The deeper insurance against gatekeeping is that the constraint stack is model-agnostic. The same wrapper code that runs against a hosted Claude or GPT also runs against open-weight models like Llama, Mistral, Qwen, or DeepSeek, where there's no provider in the loop at all. If a hosted provider made wrapping their model harder, the rational response is to switch to an open model that performs nearly as well. This dynamic constrains how much friction a provider can introduce.
The "verified agent" framing in the manual is more like ISO certifications or SOC 2 audits than like App Store review: a market signal that auditors, insurers, and counterparties will start asking for, not a permission a single company grants. The closer parallel isn't Apple's App Store, it's TLS, where the protocol is open and the verification ecosystem grew around it without anyone owning it.

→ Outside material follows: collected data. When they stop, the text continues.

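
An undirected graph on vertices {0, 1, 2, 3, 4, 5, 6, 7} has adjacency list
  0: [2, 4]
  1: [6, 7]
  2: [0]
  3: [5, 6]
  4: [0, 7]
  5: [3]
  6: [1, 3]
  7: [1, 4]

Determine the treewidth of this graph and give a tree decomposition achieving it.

Every bag has size at most 2, so the width is 2 − 1 = 1 and tw(G) ≤ 1. Since G has at least one edge (e.g. 5–3), it is not an edgeless graph, so tw(G) ≥ 1. Therefore the treewidth is 1.

Treewidth 1.
One optimal decomposition is:
Bags: B1 = {3, 5}  B2 = {3, 6}  B3 = {1, 6}  B4 = {1, 7}  B5 = {4, 7}  B6 = {0, 4}  B7 = {0, 2}
Tree: B1–B2, B2–B3, B3–B4, B4–B5, B5–B6, B6–B7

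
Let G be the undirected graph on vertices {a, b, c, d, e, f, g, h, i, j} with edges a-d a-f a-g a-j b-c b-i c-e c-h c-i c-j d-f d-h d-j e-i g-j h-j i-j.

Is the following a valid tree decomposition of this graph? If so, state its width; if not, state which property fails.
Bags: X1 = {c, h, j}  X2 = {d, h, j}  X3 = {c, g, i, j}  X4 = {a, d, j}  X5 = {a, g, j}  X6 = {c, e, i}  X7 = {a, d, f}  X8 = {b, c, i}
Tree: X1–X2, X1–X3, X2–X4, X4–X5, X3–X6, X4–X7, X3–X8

No — bags containing vertex g are not connected in the tree.

A tree decomposition must satisfy three properties: every vertex lies in some bag; for every edge, both endpoints lie together in some bag; and for every vertex, the bags containing it form a connected subtree. Here bags containing vertex g are not connected in the tree, so the decomposition is invalid.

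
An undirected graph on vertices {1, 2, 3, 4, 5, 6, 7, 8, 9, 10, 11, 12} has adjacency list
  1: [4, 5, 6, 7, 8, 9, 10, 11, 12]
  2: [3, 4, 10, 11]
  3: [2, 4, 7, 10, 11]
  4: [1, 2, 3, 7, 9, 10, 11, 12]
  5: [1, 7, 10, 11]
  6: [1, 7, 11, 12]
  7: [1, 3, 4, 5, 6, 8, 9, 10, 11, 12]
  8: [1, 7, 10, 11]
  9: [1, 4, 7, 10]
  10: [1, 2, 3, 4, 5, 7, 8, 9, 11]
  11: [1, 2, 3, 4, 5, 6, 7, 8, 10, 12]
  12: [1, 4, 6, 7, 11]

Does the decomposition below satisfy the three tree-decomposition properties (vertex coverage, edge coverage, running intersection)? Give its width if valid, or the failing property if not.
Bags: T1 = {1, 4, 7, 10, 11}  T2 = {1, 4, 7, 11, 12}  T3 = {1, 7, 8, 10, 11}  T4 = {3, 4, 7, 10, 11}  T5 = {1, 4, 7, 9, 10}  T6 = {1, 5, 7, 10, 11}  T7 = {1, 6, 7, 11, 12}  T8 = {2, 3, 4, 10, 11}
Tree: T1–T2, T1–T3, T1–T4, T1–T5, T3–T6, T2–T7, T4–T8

Yes; width 4.

Every vertex of G appears in some bag (union = {1, 2, 3, 4, 5, 6, 7, 8, 9, 10, 11, 12}); every edge is covered by a bag; and for each vertex v the set of bags containing v is connected in the bag tree. The decomposition is therefore valid. The largest bag has 5 vertices, so the width is 4.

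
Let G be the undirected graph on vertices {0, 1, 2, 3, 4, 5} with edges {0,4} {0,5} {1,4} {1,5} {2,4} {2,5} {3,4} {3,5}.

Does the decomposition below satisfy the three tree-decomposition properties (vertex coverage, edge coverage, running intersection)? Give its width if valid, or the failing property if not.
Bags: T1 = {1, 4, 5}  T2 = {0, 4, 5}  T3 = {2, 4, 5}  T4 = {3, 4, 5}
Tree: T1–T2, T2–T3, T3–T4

Every vertex of G appears in some bag (union = {0, 1, 2, 3, 4, 5}); every edge is covered by a bag; and for each vertex v the set of bags containing v is connected in the bag tree. The decomposition is therefore valid. The largest bag has 3 vertices, so the width is 2.

Yes; width 2.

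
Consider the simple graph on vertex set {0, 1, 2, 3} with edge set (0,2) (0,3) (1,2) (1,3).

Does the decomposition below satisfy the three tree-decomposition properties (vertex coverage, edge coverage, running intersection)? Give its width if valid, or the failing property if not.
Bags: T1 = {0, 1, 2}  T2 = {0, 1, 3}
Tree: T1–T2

Vertex coverage: the bags together contain {0, 1, 2, 3}, the full vertex set. Edge coverage: each edge of G has both endpoints in at least one bag. Running intersection: for every vertex, the bags containing it form a connected subtree. All three properties hold, so this is a valid tree decomposition of width max|bag| − 1 = 2, and hence tw(G) ≤ 2.

Yes; width 2.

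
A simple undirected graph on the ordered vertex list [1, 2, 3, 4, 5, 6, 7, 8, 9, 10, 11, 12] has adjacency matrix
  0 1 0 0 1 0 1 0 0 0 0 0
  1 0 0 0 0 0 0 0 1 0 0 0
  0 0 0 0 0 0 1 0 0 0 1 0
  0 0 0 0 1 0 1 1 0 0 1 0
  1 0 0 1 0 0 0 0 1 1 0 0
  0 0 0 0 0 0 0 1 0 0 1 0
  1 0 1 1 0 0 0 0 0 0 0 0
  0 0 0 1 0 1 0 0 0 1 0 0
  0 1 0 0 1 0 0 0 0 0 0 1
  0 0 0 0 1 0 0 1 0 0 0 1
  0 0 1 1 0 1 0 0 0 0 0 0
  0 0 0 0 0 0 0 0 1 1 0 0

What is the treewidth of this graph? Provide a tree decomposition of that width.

Treewidth 3.
One optimal decomposition is:
Bags: B1 = {3, 6, 7, 11}  B2 = {4, 6, 7, 11}  B3 = {4, 6, 7, 8}  B4 = {1, 4, 7, 8}  B5 = {1, 4, 5, 8}  B6 = {1, 5, 8, 10}  B7 = {1, 2, 5, 10}  B8 = {2, 5, 9, 10}  B9 = {2, 9, 10, 12}
Tree: B1–B2, B2–B3, B3–B4, B4–B5, B5–B6, B6–B7, B7–B8, B8–B9

Each bag holds 4 vertices, so the decomposition has width 3, which upper-bounds the treewidth. For the lower bound: the 4 vertex sets {3,6,11}, {7}, {4}, {1,5,8,10} are disjoint, each induces a connected subgraph, and every pair is joined by at least one edge of G. Contracting each set to a single vertex therefore yields K_{4} as a minor, and since treewidth is minor-monotone, tw(G) ≥ tw(K_{4}) = 3. Therefore the treewidth is 3.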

This manual is a manual. It's a focused attempt to write down what's actually working in agent systems in 2025-2026, in plain language, with the math where the math matters and the citations where claims need backing. The companion code is companion code: small, runnable, learning-oriented. Whether cenpie eventually builds something on top of these ideas is a separate question from whether the ideas are useful, and we're trying to keep the manual honest about the second question regardless of how the first one resolves.
That said, the patterns you'd expect to show up in any serious agent-economy infrastructure (capability tokens, reputation tracking, layered guardrails, low-code composition, evaluation harnesses) are the same patterns the manual describes, because those are the patterns the field is converging on. If we (or anyone) build something in this space, the bones will look like what's in here. That's not a coincidence; it's why the manual exists.